26 de noviembre de 2007

Cartas a una locura consciente

31 de octubre

Por primera vez me pude dar cuenta de qué es lo que realmente me pasa cuando me miro en el espejo: no solamente puedo escrutar lentamente y en silencio mi semblante, siempre el mismo al observarme, sino que puedo ver de manera muy discreta y un tanto amenazante a todas esas personas que me siguen. No es la única ocasión en la que me he percatado que, aún estando en la privacidad de mi habitación, en cualquier lugar cerrado, siempre hay alguien detrás de mío: muchos, pocos, incluso nadie, pero a la vez un mundo de personas que se refugian pacientemente en ese reflejo lejano del espejo.

Le miro, y sé que me mira, le veo con odio, con estupor, con ira, con muy poca paciencia, él hace lo mismo, o incluso más.
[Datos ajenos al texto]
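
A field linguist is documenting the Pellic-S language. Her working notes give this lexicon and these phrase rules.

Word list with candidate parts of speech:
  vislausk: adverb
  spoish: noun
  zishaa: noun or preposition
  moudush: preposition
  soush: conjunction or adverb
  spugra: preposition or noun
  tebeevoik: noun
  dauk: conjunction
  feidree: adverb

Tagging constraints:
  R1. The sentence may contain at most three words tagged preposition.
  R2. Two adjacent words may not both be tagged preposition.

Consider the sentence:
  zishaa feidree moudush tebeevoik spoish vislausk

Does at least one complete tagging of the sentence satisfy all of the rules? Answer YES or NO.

Candidates per position — 1:zishaa {noun,preposition}; 2:feidree {adverb}; 3:moudush {preposition}; 4:tebeevoik {noun}; 5:spoish {noun}; 6:vislausk {adverb}.
One satisfying assignment: preposition adverb preposition noun noun adverb.
Check: rule 1 satisfied; rule 2 satisfied.

YES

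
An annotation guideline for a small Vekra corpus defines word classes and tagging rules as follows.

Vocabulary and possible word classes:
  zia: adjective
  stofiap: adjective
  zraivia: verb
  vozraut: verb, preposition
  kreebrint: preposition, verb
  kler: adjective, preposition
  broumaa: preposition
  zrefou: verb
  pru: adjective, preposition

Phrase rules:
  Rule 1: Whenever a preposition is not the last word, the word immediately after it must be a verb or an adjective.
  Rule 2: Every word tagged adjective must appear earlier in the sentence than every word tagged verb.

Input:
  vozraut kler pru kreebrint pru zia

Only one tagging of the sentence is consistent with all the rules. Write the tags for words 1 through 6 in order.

preposition adjective adjective preposition adjective adjective

Candidates per position — 1:vozraut {verb,preposition}; 2:kler {adjective,preposition}; 3:pru {adjective,preposition}; 4:kreebrint {preposition,verb}; 5:pru {adjective,preposition}; 6:zia {adjective}.
Position 1: tagging it verb would leave rule 2 unsatisfiable, so it must be preposition.
Position 2: tagging it preposition would leave rule 1 unsatisfiable, so it must be adjective.
Position 4: tagging it verb would leave rule 2 unsatisfiable, so it must be preposition.
Position 5: tagging it preposition would leave rule 1 unsatisfiable, so it must be adjective.
Position 3: tagging it preposition would leave rule 1 unsatisfiable, so it must be adjective.
The unique satisfying tagging is: preposition adjective adjective preposition adjective adjective.
Verifying each rule — rule 1 ok; rule 2 ok.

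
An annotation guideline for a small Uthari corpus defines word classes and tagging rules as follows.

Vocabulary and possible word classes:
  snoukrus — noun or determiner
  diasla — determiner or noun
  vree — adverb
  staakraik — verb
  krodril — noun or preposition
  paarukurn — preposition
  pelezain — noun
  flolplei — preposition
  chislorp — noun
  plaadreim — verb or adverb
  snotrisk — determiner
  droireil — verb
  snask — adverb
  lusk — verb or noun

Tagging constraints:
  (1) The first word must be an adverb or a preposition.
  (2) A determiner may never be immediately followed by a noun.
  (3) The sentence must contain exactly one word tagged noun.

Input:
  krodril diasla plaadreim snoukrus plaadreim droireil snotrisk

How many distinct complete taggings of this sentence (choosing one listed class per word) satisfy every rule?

8

Candidates per position — 1:krodril {noun,preposition}; 2:diasla {determiner,noun}; 3:plaadreim {verb,adverb}; 4:snoukrus {noun,determiner}; 5:plaadreim {verb,adverb}; 6:droireil {verb}; 7:snotrisk {determiner}.
There are 32 candidate sequences in total.
Checking each against the rules leaves 8 sequences.
Count = 8.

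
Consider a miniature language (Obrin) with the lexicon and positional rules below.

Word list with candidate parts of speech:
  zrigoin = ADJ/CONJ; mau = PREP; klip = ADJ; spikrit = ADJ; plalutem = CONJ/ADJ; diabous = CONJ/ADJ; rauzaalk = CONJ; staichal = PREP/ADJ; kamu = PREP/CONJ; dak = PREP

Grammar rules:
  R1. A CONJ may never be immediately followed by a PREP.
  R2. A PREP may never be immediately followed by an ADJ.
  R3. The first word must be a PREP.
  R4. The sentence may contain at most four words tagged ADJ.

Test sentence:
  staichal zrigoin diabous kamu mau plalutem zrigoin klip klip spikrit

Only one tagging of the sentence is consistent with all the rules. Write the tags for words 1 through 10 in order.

PREP CONJ ADJ PREP PREP CONJ CONJ ADJ ADJ ADJ

Candidates per position — 1:staichal {PREP,ADJ}; 2:zrigoin {ADJ,CONJ}; 3:diabous {CONJ,ADJ}; 4:kamu {PREP,CONJ}; 5:mau {PREP}; 6:plalutem {CONJ,ADJ}; 7:zrigoin {ADJ,CONJ}; 8:klip {ADJ}; 9:klip {ADJ}; 10:spikrit {ADJ}.
Position 1: ADJ is ruled out by rule 3; that leaves PREP.
Position 2: ADJ is ruled out by rule 2; that leaves CONJ.
Position 3: CONJ is ruled out by rule 1; that leaves ADJ.
Position 4: CONJ is ruled out by rule 1; that leaves PREP.
Position 6: ADJ is ruled out by rule 2; that leaves CONJ.
Position 7: ADJ is ruled out by rule 4; that leaves CONJ.
So the tagging must be: PREP CONJ ADJ PREP PREP CONJ CONJ ADJ ADJ ADJ.
Check: rule 1 ok; rule 2 ok; rule 3 ok; rule 4 ok.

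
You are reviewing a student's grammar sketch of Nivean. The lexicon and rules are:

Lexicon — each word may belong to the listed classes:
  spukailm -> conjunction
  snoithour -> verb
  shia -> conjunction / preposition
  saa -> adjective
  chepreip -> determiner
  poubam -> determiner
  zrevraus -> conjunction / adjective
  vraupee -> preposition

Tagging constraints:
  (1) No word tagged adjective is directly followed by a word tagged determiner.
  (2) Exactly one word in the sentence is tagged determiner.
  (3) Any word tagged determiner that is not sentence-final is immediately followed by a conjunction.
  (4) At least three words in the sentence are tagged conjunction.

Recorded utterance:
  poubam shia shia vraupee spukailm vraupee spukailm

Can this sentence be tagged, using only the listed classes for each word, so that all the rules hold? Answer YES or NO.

YES

Candidates per position — 1:poubam {determiner}; 2:shia {conjunction,preposition}; 3:shia {conjunction,preposition}; 4:vraupee {preposition}; 5:spukailm {conjunction}; 6:vraupee {preposition}; 7:spukailm {conjunction}.
One satisfying assignment: determiner conjunction conjunction preposition conjunction preposition conjunction.
Checking: rule 1 ok; rule 2 ok; rule 3 ok; rule 4 ok.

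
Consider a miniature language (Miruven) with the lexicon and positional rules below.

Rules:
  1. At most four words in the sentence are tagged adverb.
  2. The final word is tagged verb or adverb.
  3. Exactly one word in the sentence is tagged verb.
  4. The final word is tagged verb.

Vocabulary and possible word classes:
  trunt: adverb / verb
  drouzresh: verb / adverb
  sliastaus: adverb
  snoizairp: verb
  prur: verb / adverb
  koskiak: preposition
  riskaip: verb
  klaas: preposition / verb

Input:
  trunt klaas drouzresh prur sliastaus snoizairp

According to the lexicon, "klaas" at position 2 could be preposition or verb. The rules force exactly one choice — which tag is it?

preposition

Candidates per position — 1:trunt {adverb,verb}; 2:klaas {preposition,verb}; 3:drouzresh {verb,adverb}; 4:prur {verb,adverb}; 5:sliastaus {adverb}; 6:snoizairp {verb}.
Position 1: verb is ruled out by rule 3; that leaves adverb.
Position 2: verb is ruled out by rule 3; that leaves preposition.
Position 3: verb is ruled out by rule 3; that leaves adverb.
Position 4: verb is ruled out by rule 3; that leaves adverb.
So the tagging must be: adverb preposition adverb adverb adverb verb.
Verifying each rule — rule 1 ok; rule 2 ok; rule 3 ok; rule 4 ok.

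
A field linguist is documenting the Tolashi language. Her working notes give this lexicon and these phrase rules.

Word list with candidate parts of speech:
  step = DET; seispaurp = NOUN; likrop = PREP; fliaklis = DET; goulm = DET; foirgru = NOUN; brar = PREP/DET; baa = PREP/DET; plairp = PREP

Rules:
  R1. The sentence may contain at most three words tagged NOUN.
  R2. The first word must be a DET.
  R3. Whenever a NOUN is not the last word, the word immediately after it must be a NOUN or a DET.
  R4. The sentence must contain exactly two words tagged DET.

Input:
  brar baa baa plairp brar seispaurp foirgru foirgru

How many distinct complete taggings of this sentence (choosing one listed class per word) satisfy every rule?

Candidates per position — 1:brar {PREP,DET}; 2:baa {PREP,DET}; 3:baa {PREP,DET}; 4:plairp {PREP}; 5:brar {PREP,DET}; 6:seispaurp {NOUN}; 7:foirgru {NOUN}; 8:foirgru {NOUN}.
There are 16 candidate sequences in total.
The sequences that satisfy every rule: DET PREP PREP PREP DET NOUN NOUN NOUN; DET PREP DET PREP PREP NOUN NOUN NOUN; DET DET PREP PREP PREP NOUN NOUN NOUN.
Count = 3.

3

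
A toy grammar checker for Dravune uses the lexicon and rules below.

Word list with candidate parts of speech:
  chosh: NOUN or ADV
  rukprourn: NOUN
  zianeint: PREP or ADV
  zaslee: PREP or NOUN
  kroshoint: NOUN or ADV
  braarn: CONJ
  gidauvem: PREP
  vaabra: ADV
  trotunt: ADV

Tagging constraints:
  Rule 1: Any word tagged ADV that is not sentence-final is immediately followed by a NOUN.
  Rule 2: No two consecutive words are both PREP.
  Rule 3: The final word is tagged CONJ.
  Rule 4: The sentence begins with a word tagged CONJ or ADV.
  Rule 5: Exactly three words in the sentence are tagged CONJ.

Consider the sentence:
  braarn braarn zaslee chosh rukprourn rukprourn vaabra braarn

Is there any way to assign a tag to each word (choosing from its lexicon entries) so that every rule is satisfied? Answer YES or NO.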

Analiza todos mis movimientos, la barba tupida que he estado recortando pacientemente, mi mirada perdida, considerada por muchos como dos pistolas humeantes apuntadas al vacío. Logro mantenerle la mirada, pues a pesar de ser un completo desconocido para mí, en sus ojos veo algo muy parecido a lo que yo expreso con los míos. No encuentro razones por las cuales me sigue: no tengo nada de valor, hago todo lo que puedo lo mejor que alcanzo, no soy una persona excepcional, simplemente soy yo. No lo puedo apartar, a donde quiera que me muevo, aunque no le vea, sé que está presente, su mirada me penetra, me hace dos hoyos tremendos en la espalda, me crispa la piel sentir su presencia.

Me han juzgado de loco incontables veces, pero en esta ocasión yo me sé loco, por eso mantengo la tesis de que mi locura es consciente: sé que me persiguen, nadie más lo ve, pero yo lo siento, es de mi conocimiento, no lo ignoro.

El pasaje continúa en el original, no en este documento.